The repairs body has now confirmed that York will no longer be considered as a temporary chamber for peers.
The historic city was originally proposed by the Prime Minister in light of plans to move some areas of government and civil servants to York, establishing a northern “government hub”.
Johnson previously wrote to the parliamentary officials in charge of the relocation that: “The review should also consider a possible location outside of London.
“The government is considering establishing a government hub in York, and it would therefore make sense to consider this as a possible location.
“There is no indication that the repairs body rejection of York has impacted the proposal of the “government hub.
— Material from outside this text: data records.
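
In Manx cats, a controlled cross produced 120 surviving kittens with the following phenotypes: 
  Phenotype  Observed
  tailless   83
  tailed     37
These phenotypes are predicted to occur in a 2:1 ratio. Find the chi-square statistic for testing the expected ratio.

Expected counts for N = 120 under a 2:1 ratio (total parts = 3):
  tailless: 120 × 2/3 = 80
  tailed: 120 × 1/3 = 40
χ² = Σ (O − E)² / E
  tailless: (83 − 80)² / 80 = 0.1125
  tailed: (37 − 40)² / 40 = 0.2250
χ² = 0.1125 + 0.2250 = 0.3375 ≈ 0.338

0.338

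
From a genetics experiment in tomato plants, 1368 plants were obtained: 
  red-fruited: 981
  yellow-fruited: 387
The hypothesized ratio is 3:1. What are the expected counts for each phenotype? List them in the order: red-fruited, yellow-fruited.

1026, 342

Under the 3:1 hypothesis (Σ ratio = 4, N = 1368):
  red-fruited: 1368 × 3/4 = 1026
  yellow-fruited: 1368 × 1/4 = 342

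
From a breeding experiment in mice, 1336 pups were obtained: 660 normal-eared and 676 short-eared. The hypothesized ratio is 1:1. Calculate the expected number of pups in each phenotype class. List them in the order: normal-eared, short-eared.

668, 668

Expected counts for N = 1336 under a 1:1 ratio (total parts = 2):
  normal-eared: 1336 × 1/2 = 668
  short-eared: 1336 × 1/2 = 668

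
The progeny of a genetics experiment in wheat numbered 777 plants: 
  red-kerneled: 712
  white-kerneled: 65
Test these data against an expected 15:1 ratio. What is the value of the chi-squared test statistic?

5.935

Under the 15:1 hypothesis (Σ ratio = 16, N = 777):
  red-kerneled: 777 × 15/16 = 728.4375
  white-kerneled: 777 × 1/16 = 48.5625
χ² = Σ (O − E)² / E
  red-kerneled: (712 − 728.4375)² / 728.4375 = 0.3709
  white-kerneled: (65 − 48.5625)² / 48.5625 = 5.5638
χ² = 0.3709 + 5.5638 = 5.9347 ≈ 5.935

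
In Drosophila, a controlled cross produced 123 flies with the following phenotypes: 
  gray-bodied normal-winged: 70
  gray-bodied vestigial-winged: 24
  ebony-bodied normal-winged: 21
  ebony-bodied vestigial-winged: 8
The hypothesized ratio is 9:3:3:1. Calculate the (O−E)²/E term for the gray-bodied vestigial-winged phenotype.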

The location of the temporary move is ultimately up to MPs and peers to decide, but the government will continue to encourage a move outside of London.
Leading peers have criticised the plan to move to York, due to the separation of the two chambers being “impractical”.
However, Keith Aspen, Liberal Democrat leader of City of York Council, has been in support of the plan due to the move bringing real economic benefits to the city and region.
The restoration of Parliament is expected to cost £6bn.
Critics have condemned the high costs for the renovation, despite the estate’s crumbling condition and the fire risk it poses.